Asosyallik Üzerine

Aylardır her iki üç yazımda araya sıkıştırdığım, anlata anlata bitiremediğim, ruhumun huzur bulduğu adaya nihayet geldim. (Hangi ada demeyin, adı bende saklı…)
İlk günlerin ev düzenini oturtana kadar geçen yorucu saatlerinin ardından yine sakin, doğal ve huzur dolu günlerim başladı.
 
Büyük şehrin üzerimizde bıraktığı o her an tetikte olma halinden, iç huzurun olamadığı ve koşuşturmaktan durulmaya fırsat bulamadığım hallerimden kurtulmaya başladım. Aslında bir nevi asosyal hale geçtim. Ve anladım ki ben bu asosyal halleri artık çok seviyorum.

Buna yaşın etkisi de diyebiliriz belki de. Hani 40 küsurlu yaşlara gelince insana çöken o ağır olma hali sanırım hissettiğim. Ama bir başka nedeni daha var bu asosyalliği sevmemin. Anladım ki insan asosyal olunca kendine gelip üretken olmaya başlıyor.

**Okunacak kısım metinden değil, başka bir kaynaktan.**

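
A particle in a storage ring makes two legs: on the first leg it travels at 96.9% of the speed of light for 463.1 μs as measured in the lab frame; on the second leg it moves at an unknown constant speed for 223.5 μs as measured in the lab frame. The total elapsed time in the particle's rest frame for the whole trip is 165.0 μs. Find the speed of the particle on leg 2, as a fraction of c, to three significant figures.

Leg 1: β = 0.969; γ = 1/√(1 − 0.969²) = 1/√0.06104 = 4.048; τ_1 = 463.1/4.048 = 114.4 μs.
Leg 2: speed unknown; τ_2 = 223.5/γ_2.
Total proper time: 114.4 + τ_2 = 165.0, so τ_2 = 165.0 − 114.4 = 50.59 μs.
γ_2 = 223.5/50.59 = 4.418; β = √(1 − 1/γ²) = √0.9488.

β = 0.974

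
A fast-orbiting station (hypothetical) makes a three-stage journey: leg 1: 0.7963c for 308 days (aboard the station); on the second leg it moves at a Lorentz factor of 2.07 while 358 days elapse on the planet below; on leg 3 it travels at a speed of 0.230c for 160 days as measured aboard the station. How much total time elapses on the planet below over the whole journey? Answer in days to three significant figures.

Δt = 1030 days

Leg 1: γ = 1/√(1 − 0.7963²) = 1/√0.3659 = 1.653; Δt_1 = 1.653 × 308 = 509.2 days.
Leg 2: 358 days is already measured on the planet below.
Leg 3: γ = 1/√(1 − 0.230²) = 1/√0.9471 = 1.028; Δt_3 = 1.028 × 160 = 164.4 days.
Total: 509.2 + 358.0 + 164.4 days.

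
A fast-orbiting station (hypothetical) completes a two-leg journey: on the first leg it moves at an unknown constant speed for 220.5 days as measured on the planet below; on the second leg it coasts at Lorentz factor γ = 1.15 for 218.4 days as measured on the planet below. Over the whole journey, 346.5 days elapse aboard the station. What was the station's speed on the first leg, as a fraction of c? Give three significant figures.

Leg 1: speed unknown; τ_1 = 220.5/γ_1.
Leg 2: γ = 1.15; τ_2 = 218.4/1.150 = 189.9 days.
Total proper time: τ_1 + 189.9 = 346.5, so τ_1 = 346.5 − 189.9 = 156.6 days.
γ_1 = 220.5/156.6 = 1.408; β = √(1 − 1/γ²) = √0.4957.

β = 0.704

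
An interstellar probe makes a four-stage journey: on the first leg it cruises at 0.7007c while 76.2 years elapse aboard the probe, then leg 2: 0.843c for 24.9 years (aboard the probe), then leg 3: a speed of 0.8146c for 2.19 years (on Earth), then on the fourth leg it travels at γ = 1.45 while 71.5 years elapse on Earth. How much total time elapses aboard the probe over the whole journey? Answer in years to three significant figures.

Leg 1: 76.2 years is already measured aboard the probe.
Leg 2: 24.9 years is already measured aboard the probe.
Leg 3: γ = 1/√(1 − 0.8146²) = 1/√0.3364 = 1.724; τ_3 = 2.19/1.724 = 1.270 years.
Leg 4: γ = 1.45; τ_4 = 71.5/1.450 = 49.31 years.
Total: 76.20 + 24.90 + 1.270 + 49.31 years.

τ = 152 years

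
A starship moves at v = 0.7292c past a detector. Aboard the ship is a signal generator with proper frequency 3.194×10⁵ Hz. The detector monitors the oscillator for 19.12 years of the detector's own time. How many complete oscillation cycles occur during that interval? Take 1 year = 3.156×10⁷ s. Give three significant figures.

N = 1.32×10¹⁴

γ = 1/√(1 − 0.7292²) = 1/√0.4683 = 1.461
During 19.12 years of lab time, the oscillator's proper time advances by τ = Δt/γ = 19.12/1.461 = 13.08 years = 4.129×10⁸ s.
N = f × τ = 3.194×10⁵ × 4.129×10⁸ = 1.319×10¹⁴.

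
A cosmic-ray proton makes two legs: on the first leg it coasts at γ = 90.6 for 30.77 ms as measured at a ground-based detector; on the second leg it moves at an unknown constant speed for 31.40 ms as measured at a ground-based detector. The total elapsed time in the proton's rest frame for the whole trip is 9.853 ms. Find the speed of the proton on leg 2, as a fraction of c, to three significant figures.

β = 0.953

Leg 1: γ = 90.6; τ_1 = 30.77/90.60 = 0.3396 ms.
Leg 2: speed unknown; τ_2 = 31.40/γ_2.
Total proper time: 0.3396 + τ_2 = 9.853, so τ_2 = 9.853 − 0.3396 = 9.513 ms.
γ_2 = 31.40/9.513 = 3.301; β = √(1 − 1/γ²) = √0.9082.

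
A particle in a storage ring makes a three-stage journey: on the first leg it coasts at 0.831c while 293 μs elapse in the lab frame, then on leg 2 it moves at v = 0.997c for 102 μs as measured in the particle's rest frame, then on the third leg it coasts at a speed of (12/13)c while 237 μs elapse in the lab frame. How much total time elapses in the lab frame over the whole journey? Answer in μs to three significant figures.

Δt = 1850 μs

Leg 1: 293 μs is already measured in the lab frame.
Leg 2: γ = 1/√(1 − 0.997²) = 1/√0.005991 = 12.92; Δt_2 = 12.92 × 102 = 1318 μs.
Leg 3: 237 μs is already measured in the lab frame.
Total: 293.0 + 1318 + 237.0 μs.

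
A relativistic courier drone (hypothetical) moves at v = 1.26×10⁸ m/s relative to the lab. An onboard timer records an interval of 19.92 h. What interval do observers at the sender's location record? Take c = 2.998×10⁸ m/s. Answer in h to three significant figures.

β = 1.26×10⁸/2.998×10⁸ = 0.4203; γ = 1/√(1 − 0.4203²) = 1.102
The interval measured aboard the drone is the proper time (both events occur at the same place in that frame); the lab-frame interval is Δt = γτ = 1.102 × 19.92 h.

Δt = 22.0 h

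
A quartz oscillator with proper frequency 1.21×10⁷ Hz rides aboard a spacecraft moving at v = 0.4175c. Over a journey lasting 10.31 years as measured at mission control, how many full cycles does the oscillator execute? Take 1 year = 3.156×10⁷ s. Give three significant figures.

γ = 1/√(1 − 0.4175²) = 1/√0.8257 = 1.101
The oscillator's own cycle count is N = f × τ where τ is the proper time aboard the spacecraft. τ = Δt/γ = 10.31/1.101 = 9.368 years = 2.957×10⁸ s.
N = 1.21×10⁷ × 2.957×10⁸ = 3.578×10¹⁵.

N = 3.58×10¹⁵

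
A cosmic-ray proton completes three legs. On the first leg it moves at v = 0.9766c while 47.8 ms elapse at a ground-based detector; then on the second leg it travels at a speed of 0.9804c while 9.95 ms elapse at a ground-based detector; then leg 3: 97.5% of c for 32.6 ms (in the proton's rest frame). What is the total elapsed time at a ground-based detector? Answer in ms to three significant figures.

Leg 1: 47.8 ms is already measured at a ground-based detector.
Leg 2: 9.95 ms is already measured at a ground-based detector.
Leg 3: β = 0.975; γ = 1/√(1 − 0.975²) = 1/√0.04938 = 4.500; Δt_3 = 4.500 × 32.6 = 146.7 ms.
Total: 47.80 + 9.950 + 146.7 ms.

Δt = 204 ms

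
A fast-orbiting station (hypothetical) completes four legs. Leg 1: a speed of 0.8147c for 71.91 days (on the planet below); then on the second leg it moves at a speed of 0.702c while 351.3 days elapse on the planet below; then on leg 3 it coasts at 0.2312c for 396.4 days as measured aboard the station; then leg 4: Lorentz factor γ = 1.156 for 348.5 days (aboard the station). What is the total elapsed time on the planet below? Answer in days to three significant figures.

Leg 1: 71.91 days is already measured on the planet below.
Leg 2: 351.3 days is already measured on the planet below.
Leg 3: γ = 1/√(1 − 0.2312²) = 1/√0.9465 = 1.028; Δt_3 = 1.028 × 396.4 = 407.4 days.
Leg 4: γ = 1.156; Δt_4 = 1.156 × 348.5 = 402.9 days.
Total: 71.91 + 351.3 + 407.4 + 402.9 days.

Δt = 1230 days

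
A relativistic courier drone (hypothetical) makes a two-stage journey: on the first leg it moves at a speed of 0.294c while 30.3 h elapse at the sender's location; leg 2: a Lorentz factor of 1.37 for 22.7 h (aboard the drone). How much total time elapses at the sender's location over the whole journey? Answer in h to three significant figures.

Leg 1: 30.3 h is already measured at the sender's location.
Leg 2: γ = 1.37; Δt_2 = 1.370 × 22.7 = 31.10 h.
Total: 30.30 + 31.10 h.

Δt = 61.4 h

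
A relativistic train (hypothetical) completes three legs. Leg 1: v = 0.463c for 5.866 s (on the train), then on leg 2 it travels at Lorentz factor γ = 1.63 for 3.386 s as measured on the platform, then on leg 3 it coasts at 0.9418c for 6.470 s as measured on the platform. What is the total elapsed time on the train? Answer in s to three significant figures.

Leg 1: 5.866 s is already measured on the train.
Leg 2: γ = 1.63; τ_2 = 3.386/1.630 = 2.077 s.
Leg 3: γ = 1/√(1 − 0.9418²) = 1/√0.1130 = 2.975; τ_3 = 6.470/2.975 = 2.175 s.
Total: 5.866 + 2.077 + 2.175 s.

τ = 10.1 s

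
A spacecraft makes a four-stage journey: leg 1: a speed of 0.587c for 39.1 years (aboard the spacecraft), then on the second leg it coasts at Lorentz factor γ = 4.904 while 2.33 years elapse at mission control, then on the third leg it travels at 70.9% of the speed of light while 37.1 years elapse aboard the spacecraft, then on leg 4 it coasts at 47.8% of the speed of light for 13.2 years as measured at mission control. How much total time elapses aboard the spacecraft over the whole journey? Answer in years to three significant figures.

τ = 88.3 years

Leg 1: 39.1 years is already measured aboard the spacecraft.
Leg 2: γ = 4.904; τ_2 = 2.33/4.904 = 0.4751 years.
Leg 3: 37.1 years is already measured aboard the spacecraft.
Leg 4: β = 0.478; γ = 1/√(1 − 0.478²) = 1/√0.7715 = 1.138; τ_4 = 13.2/1.138 = 11.59 years.
Total: 39.10 + 0.4751 + 37.10 + 11.59 years.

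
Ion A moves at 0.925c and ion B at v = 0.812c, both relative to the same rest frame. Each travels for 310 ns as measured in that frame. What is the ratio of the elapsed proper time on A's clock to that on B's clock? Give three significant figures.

τ_A/τ_B = 0.651

A: γ = 1/√(1 − 0.925²) = 1/√0.1444 = 2.632. B: γ = 1/√(1 − 0.812²) = 1/√0.3407 = 1.713.
τ_A/τ_B = γ_B/γ_A = 1.713/2.632 = 0.6510, so τ_A/τ_B = 0.6510.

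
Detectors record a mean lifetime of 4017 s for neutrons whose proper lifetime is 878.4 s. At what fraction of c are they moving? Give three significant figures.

γ = Δt/τ₀ = 4017/878.4 = 4.573
β = √(1 − 1/γ²) = √(1 − 0.04782) = √0.9522

β = 0.976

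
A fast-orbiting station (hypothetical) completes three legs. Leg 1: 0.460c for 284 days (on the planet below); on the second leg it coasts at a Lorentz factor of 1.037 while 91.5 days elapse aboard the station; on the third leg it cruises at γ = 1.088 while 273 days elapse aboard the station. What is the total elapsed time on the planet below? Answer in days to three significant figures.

Δt = 676 days

Leg 1: 284 days is already measured on the planet below.
Leg 2: γ = 1.037; Δt_2 = 1.037 × 91.5 = 94.89 days.
Leg 3: γ = 1.088; Δt_3 = 1.088 × 273 = 297.0 days.
Total: 284.0 + 94.89 + 297.0 days.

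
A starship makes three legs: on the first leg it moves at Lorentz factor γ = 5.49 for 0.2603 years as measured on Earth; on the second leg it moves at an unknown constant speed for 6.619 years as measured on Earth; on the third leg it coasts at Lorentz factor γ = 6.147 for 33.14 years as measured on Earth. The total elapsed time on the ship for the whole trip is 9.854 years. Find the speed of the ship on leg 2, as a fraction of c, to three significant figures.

Leg 1: γ = 5.49; τ_1 = 0.2603/5.490 = 0.04741 years.
Leg 2: speed unknown; τ_2 = 6.619/γ_2.
Leg 3: γ = 6.147; τ_3 = 33.14/6.147 = 5.391 years.
Total proper time: 0.04741 + τ_2 + 5.391 = 9.854, so τ_2 = 9.854 − 5.439 = 4.415 years.
γ_2 = 6.619/4.415 = 1.499; β = √(1 − 1/γ²) = √0.5550.

β = 0.745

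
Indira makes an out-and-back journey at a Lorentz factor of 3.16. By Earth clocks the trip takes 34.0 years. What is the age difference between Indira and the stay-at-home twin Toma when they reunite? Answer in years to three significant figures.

γ = 3.16
Indira's elapsed proper time: τ = 34.0/3.160 = 10.76 years.
Age gap = Δt − τ = 34.0 − 10.76 years.

Δt − τ = 23.2 years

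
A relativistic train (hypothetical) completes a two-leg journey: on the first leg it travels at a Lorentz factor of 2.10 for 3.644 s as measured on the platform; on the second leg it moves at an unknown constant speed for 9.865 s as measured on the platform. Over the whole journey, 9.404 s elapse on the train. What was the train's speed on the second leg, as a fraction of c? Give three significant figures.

Leg 1: γ = 2.10; τ_1 = 3.644/2.100 = 1.735 s.
Leg 2: speed unknown; τ_2 = 9.865/γ_2.
Total proper time: 1.735 + τ_2 = 9.404, so τ_2 = 9.404 − 1.735 = 7.669 s.
γ_2 = 9.865/7.669 = 1.286; β = √(1 − 1/γ²) = √0.3957.

β = 0.629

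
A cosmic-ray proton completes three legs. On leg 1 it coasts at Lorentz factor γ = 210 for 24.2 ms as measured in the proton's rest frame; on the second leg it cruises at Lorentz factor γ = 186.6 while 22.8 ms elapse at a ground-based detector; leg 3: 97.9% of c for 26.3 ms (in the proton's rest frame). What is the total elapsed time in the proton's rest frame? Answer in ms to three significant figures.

Leg 1: 24.2 ms is already measured in the proton's rest frame.
Leg 2: γ = 186.6; τ_2 = 22.8/186.6 = 0.1222 ms.
Leg 3: 26.3 ms is already measured in the proton's rest frame.
Total: 24.20 + 0.1222 + 26.30 ms.

τ = 50.6 ms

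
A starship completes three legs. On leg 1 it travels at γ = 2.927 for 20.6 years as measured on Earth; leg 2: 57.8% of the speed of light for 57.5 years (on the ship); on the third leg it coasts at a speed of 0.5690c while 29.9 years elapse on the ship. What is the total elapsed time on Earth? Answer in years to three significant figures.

Leg 1: 20.6 years is already measured on Earth.
Leg 2: β = 0.578; γ = 1/√(1 − 0.578²) = 1/√0.6659 = 1.225; Δt_2 = 1.225 × 57.5 = 70.46 years.
Leg 3: γ = 1/√(1 − 0.5690²) = 1/√0.6762 = 1.216; Δt_3 = 1.216 × 29.9 = 36.36 years.
Total: 20.60 + 70.46 + 36.36 years.

Δt = 127 years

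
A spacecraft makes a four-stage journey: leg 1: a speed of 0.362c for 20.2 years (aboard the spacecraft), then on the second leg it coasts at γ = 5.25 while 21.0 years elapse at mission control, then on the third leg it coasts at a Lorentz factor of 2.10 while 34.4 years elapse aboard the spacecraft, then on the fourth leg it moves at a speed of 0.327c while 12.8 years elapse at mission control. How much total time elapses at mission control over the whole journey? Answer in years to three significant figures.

Δt = 128 years

Leg 1: γ = 1/√(1 − 0.362²) = 1/√0.8690 = 1.073; Δt_1 = 1.073 × 20.2 = 21.67 years.
Leg 2: 21.0 years is already measured at mission control.
Leg 3: γ = 2.10; Δt_3 = 2.100 × 34.4 = 72.24 years.
Leg 4: 12.8 years is already measured at mission control.
Total: 21.67 + 21.00 + 72.24 + 12.80 years.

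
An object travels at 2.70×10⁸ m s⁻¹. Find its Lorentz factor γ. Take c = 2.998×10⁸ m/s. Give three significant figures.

β = 2.70×10⁸/2.998×10⁸ = 0.9006; γ = 1/√(1 − 0.9006²) = 2.301

γ = 2.30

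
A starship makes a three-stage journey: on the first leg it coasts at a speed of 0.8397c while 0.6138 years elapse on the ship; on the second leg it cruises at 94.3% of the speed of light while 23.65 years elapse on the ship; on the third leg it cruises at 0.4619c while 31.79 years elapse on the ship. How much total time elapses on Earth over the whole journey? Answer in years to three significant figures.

Leg 1: γ = 1/√(1 − 0.8397²) = 1/√0.2949 = 1.841; Δt_1 = 1.841 × 0.6138 = 1.130 years.
Leg 2: β = 0.943; γ = 1/√(1 − 0.943²) = 1/√0.1108 = 3.005; Δt_2 = 3.005 × 23.65 = 71.07 years.
Leg 3: γ = 1/√(1 − 0.4619²) = 1/√0.7866 = 1.127; Δt_3 = 1.127 × 31.79 = 35.84 years.
Total: 1.130 + 71.07 + 35.84 years.

Δt = 108 years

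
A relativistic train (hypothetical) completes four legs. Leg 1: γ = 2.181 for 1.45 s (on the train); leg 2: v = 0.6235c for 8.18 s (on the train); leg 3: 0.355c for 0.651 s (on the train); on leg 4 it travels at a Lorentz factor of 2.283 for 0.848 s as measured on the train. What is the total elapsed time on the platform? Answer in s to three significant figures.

Leg 1: γ = 2.181; Δt_1 = 2.181 × 1.45 = 3.162 s.
Leg 2: γ = 1/√(1 − 0.6235²) = 1/√0.6112 = 1.279; Δt_2 = 1.279 × 8.18 = 10.46 s.
Leg 3: γ = 1/√(1 − 0.355²) = 1/√0.8740 = 1.070; Δt_3 = 1.070 × 0.651 = 0.6964 s.
Leg 4: γ = 2.283; Δt_4 = 2.283 × 0.848 = 1.936 s.
Total: 3.162 + 10.46 + 0.6964 + 1.936 s.

Δt = 16.3 s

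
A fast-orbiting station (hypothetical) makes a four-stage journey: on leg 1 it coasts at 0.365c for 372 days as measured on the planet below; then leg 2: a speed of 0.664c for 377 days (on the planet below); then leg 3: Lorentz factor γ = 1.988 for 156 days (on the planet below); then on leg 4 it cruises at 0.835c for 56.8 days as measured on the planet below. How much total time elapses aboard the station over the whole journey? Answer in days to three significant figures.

τ = 738 days

Leg 1: γ = 1/√(1 − 0.365²) = 1/√0.8668 = 1.074; τ_1 = 372/1.074 = 346.3 days.
Leg 2: γ = 1/√(1 − 0.664²) = 1/√0.5591 = 1.337; τ_2 = 377/1.337 = 281.9 days.
Leg 3: γ = 1.988; τ_3 = 156/1.988 = 78.47 days.
Leg 4: γ = 1/√(1 − 0.835²) = 1/√0.3028 = 1.817; τ_4 = 56.8/1.817 = 31.25 days.
Total: 346.3 + 281.9 + 78.47 + 31.25 days.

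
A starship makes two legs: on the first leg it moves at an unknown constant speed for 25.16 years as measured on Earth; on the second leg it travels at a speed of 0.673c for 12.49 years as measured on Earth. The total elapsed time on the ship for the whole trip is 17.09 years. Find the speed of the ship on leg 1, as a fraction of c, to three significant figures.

β = 0.950

Leg 1: speed unknown; τ_1 = 25.16/γ_1.
Leg 2: γ = 1/√(1 − 0.673²) = 1/√0.5471 = 1.352; τ_2 = 12.49/1.352 = 9.238 years.
Total proper time: τ_1 + 9.238 = 17.09, so τ_1 = 17.09 − 9.238 = 7.852 years.
γ_1 = 25.16/7.852 = 3.204; β = √(1 − 1/γ²) = √0.9026.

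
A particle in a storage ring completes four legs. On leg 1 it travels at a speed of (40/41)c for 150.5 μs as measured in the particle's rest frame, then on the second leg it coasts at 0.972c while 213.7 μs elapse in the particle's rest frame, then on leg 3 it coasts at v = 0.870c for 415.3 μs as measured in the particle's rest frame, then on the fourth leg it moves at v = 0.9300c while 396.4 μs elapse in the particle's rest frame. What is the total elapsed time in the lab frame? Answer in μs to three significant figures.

Δt = 3520 μs

Leg 1: γ = 1/√(1 − (40/41)²) = 41/9 ≈ 4.556; Δt_1 = 4.556 × 150.5 = 685.6 μs.
Leg 2: γ = 1/√(1 − 0.972²) = 1/√0.05522 = 4.256; Δt_2 = 4.256 × 213.7 = 909.4 μs.
Leg 3: γ = 1/√(1 − 0.870²) = 1/√0.2431 = 2.028; Δt_3 = 2.028 × 415.3 = 842.3 μs.
Leg 4: γ = 1/√(1 − 0.9300²) = 1/√0.1351 = 2.721; Δt_4 = 2.721 × 396.4 = 1078 μs.
Total: 685.6 + 909.4 + 842.3 + 1078 μs.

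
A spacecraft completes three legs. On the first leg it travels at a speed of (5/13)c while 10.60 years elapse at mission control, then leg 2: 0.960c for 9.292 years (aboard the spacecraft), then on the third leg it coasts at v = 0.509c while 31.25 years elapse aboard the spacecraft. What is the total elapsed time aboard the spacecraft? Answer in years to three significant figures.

τ = 50.3 years

Leg 1: γ = 1/√(1 − (5/13)²) = 13/12 ≈ 1.083; τ_1 = 10.60/1.083 = 9.785 years.
Leg 2: 9.292 years is already measured aboard the spacecraft.
Leg 3: 31.25 years is already measured aboard the spacecraft.
Total: 9.785 + 9.292 + 31.25 years.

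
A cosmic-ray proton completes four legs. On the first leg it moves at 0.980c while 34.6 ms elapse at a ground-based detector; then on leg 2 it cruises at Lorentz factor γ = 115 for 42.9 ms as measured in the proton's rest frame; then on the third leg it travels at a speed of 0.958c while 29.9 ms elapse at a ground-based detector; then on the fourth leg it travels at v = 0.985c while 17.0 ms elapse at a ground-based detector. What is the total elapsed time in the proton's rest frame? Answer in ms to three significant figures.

τ = 61.3 ms

Leg 1: γ = 1/√(1 − 0.980²) = 1/√0.03960 = 5.025; τ_1 = 34.6/5.025 = 6.885 ms.
Leg 2: 42.9 ms is already measured in the proton's rest frame.
Leg 3: γ = 1/√(1 − 0.958²) = 1/√0.08224 = 3.487; τ_3 = 29.9/3.487 = 8.574 ms.
Leg 4: γ = 1/√(1 − 0.985²) = 1/√0.02977 = 5.795; τ_4 = 17.0/5.795 = 2.933 ms.
Total: 6.885 + 42.90 + 8.574 + 2.933 ms.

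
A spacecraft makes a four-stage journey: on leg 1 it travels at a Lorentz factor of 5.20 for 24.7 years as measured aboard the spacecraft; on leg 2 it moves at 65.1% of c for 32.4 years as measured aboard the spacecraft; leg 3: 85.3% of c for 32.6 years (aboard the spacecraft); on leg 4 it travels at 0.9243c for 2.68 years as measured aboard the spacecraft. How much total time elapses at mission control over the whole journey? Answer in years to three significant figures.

Leg 1: γ = 5.20; Δt_1 = 5.200 × 24.7 = 128.4 years.
Leg 2: β = 0.651; γ = 1/√(1 − 0.651²) = 1/√0.5762 = 1.317; Δt_2 = 1.317 × 32.4 = 42.68 years.
Leg 3: β = 0.853; γ = 1/√(1 − 0.853²) = 1/√0.2724 = 1.916; Δt_3 = 1.916 × 32.6 = 62.46 years.
Leg 4: γ = 1/√(1 − 0.9243²) = 1/√0.1457 = 2.620; Δt_4 = 2.620 × 2.68 = 7.022 years.
Total: 128.4 + 42.68 + 62.46 + 7.022 years.

Δt = 241 years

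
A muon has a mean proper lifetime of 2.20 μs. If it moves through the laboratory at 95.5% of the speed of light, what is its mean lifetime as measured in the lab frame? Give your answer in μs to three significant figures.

Δt = 7.42 μs

β = 0.955; γ = 1/√(1 − 0.955²) = 1/√0.08798 = 3.371
The rest-frame lifetime is the proper time; the lab measures the dilated interval Δt = γτ₀ = 3.371 × 2.20 μs.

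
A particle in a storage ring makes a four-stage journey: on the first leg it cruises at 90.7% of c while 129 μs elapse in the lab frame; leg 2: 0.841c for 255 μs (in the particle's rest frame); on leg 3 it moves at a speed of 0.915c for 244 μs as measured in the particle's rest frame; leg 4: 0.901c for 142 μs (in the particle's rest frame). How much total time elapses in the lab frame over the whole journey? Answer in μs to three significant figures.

Leg 1: 129 μs is already measured in the lab frame.
Leg 2: γ = 1/√(1 − 0.841²) = 1/√0.2927 = 1.848; Δt_2 = 1.848 × 255 = 471.3 μs.
Leg 3: γ = 1/√(1 − 0.915²) = 1/√0.1628 = 2.479; Δt_3 = 2.479 × 244 = 604.8 μs.
Leg 4: γ = 1/√(1 − 0.901²) = 1/√0.1882 = 2.305; Δt_4 = 2.305 × 142 = 327.3 μs.
Total: 129.0 + 471.3 + 604.8 + 327.3 μs.

Δt = 1530 μs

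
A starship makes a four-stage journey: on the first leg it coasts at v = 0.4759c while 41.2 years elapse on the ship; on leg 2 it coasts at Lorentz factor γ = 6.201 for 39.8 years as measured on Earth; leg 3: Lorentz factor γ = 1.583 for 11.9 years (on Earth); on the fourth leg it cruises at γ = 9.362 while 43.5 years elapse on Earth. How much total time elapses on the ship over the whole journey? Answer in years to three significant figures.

Leg 1: 41.2 years is already measured on the ship.
Leg 2: γ = 6.201; τ_2 = 39.8/6.201 = 6.418 years.
Leg 3: γ = 1.583; τ_3 = 11.9/1.583 = 7.517 years.
Leg 4: γ = 9.362; τ_4 = 43.5/9.362 = 4.646 years.
Total: 41.20 + 6.418 + 7.517 + 4.646 years.

τ = 59.8 years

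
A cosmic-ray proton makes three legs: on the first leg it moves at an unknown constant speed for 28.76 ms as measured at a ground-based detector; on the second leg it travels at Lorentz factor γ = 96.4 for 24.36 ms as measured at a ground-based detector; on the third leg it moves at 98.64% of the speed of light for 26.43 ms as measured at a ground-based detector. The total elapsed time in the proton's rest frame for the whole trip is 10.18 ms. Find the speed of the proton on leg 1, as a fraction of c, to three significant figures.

β = 0.981

Leg 1: speed unknown; τ_1 = 28.76/γ_1.
Leg 2: γ = 96.4; τ_2 = 24.36/96.40 = 0.2527 ms.
Leg 3: β = 0.9864; γ = 1/√(1 − 0.9864²) = 1/√0.02702 = 6.084; τ_3 = 26.43/6.084 = 4.344 ms.
Total proper time: τ_1 + 0.2527 + 4.344 = 10.18, so τ_1 = 10.18 − 4.597 = 5.583 ms.
γ_1 = 28.76/5.583 = 5.151; β = √(1 − 1/γ²) = √0.9623.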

Bu sabah bahçedeki salıncağımda sabah çayımı yudumlarken farkettim bunu. Kendi kendime günün planını yaparken anladım ki zamanı yönetebildiğin zaman üretimin artıyor. Oysa şehirdeyken yapabileceklerin için zamanı yönetmek şöyle dursun net bir şey söylemek bile imkânsız. Örneğin arabayla gidilecek mesafede buluşacağım bir arkadaşıma yanına varana kadar defalarca geldim / geliyorum / trafik sıkıştı sen beni bekleme ya da e yol tahminimden açıktı erken geldim neredesin diye telefon açtığım oluyor. Yani biz zamanı değil de bizden bağımsız durumlar zamanımızı yönetiyor dolayısıyla plansız ve hay huy içinde üretkenlikten uzak yaşamaya başlıyoruz.

Adadaki köye geldiğimden itibaren mütemadiyen bir şeylerle uğraşır oldum. Üstelik yaptığım her şey anında, doğru ve verimli olarak bana döndü. Örneğin geçen gün domates fidelerimi iplerle asmanın çardağına astım. Domatesin o özlediğim mest eden kokusunu duya duya aheste aheste bitirdim işimi. Ardından hanımelini doladım parmaklıklara. Gerçi dibinde çöreklenen kurbağalar bu yaptığıma biraz bozuldu ama gayet güzel oldu hanımelinin görüntüsü. Başka bir gün erikleri toplayıp marmelat pişirdim. Asmanın taze yapraklarından sarma sardım. Fasulyeleri toplayıp yemek yaptım. Asma ve erik ağacının terasa yayılan ağaç kısımlarına destek oturtup hava almalarını sağladım.

Dün akşamüstü henüz hala ılık olduğu halde gelen yeni sağılmış sütü kaynatıp mis gibi sütlaç yapıp kalan sütten de yoğurt mayaladım. Daha aklıma gelmeyen bir sürü iş daha yapıp kalan sürede de rahat rahat kitap okudum. Bir sürü resim çekip facebook’umda yayınladım. Ve en hoşuma giden de arkadaşlarıma uzun uzun mesajlar yazıp detaylı detaylı buraları anlatacak vakit bulmanın rahatlığını yaşamak oldu. Hiç sevmesem de sık sık kullandığım kısaltmaları bile yapmadım cepten yazarken. Örneğin canım diyecekken cnm diye kestirip atmadım ya da anla işte fazla yazamayacağım demektense uzun uzun anlattım duygularımı ve bunu yapabilmeye bayıldım.

İki sene evvel Atlas Okyanusunun orta yerinde Madeira diye bir adaya gitmiştim. Yarı tropik, modern, düzenli, uygar, gelişmiş ve lüks dahi olabilecek her ihtiyacın karşılanabileceği bir adaydı Madeira Adası. Hani o özene bezene gösterilen tv’deki gezi programlarında anlatılıp yerlere göklere konamayan cinsten bir adaydı. Ama gelin görün ki; size bir şey itiraf edeyim... Tozuna, kurbağasına, solucanına, kıyılara vurmuş çöpüne, vidanjörün iğrenç kokusuna, çay bahçesinin hengâmesine, yokluklarına, ulaşım zorluğuna ve daha birçok olumsuzluğuna rağmen ben buraya değişmem hiçbir yeri.